Mohammed has been tasked with being the bridge between online and in-store experiences. Her hire is an indication of John Lewis’ strategy to go upmarket and chase after beyond its middle-class customers.

The company in 2020 closed eight of its stores, including one at Birmingham’s Grand Central center that cost 35 million pounds to build and only survived five years.

“My vision is to basically give customers that 360 kind of experience,” said Mohammed, who lists the brands that John Lewis stocks, from Chanel and The Ordinary to Sunday Riley.

Internal footfall numbers reveal that younger audiences are visiting the stores more often. Mohammed cited shopping there with her teenage daughter and their friends. 

“I want to build on this upcoming cooler, niche, younger brands,” said Mohammed of her ambitions. She’s targeting brands that deliver makeup infused with skin care, naming Rose Inc. again.

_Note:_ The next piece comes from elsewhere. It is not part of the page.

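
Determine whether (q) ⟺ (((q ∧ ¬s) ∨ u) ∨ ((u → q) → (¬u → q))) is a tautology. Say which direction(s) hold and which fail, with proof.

(⇒) Assume the antecedent. If u is true, the consequent reduces to true regardless of the other variables. If u is false, the antecedent forces (u = F, q = T, s = F) or (u = F, q = T, s = T), and the consequent holds there. Either way the consequent holds.

(⇐) This fails. Under u = T, q = F, s = F, the left side is false but the right side is true.

Not equivalent: only (⇒) holds.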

There’s a solid appetite for sustainable products with more fragrance brands launching refillable stations. Mohammed hints that refillable moisturizers are where the beauty market is heading and she’s keen to bring the idea to John Lewis.

Beauty at John Lewis is an add-on that’s not to be underestimated — its customers come into the stores to buy technical appliances and interiors who then stumble upon beauty. “They know that if they buy a product today and it doesn’t work out, we will sort them out. It’s that trust they have in us,” said Mohammed.

For 2023, the main activations at John Lewis beauty are improving the goodie boxes and competitions, with the retailer recently partnering with Prada on its new fragrance Paradoxe. Both programs are available to customers who have signed up to the brand’s online initiative. Mohammed wants to home in more on offering products that speak to customers of all age groups.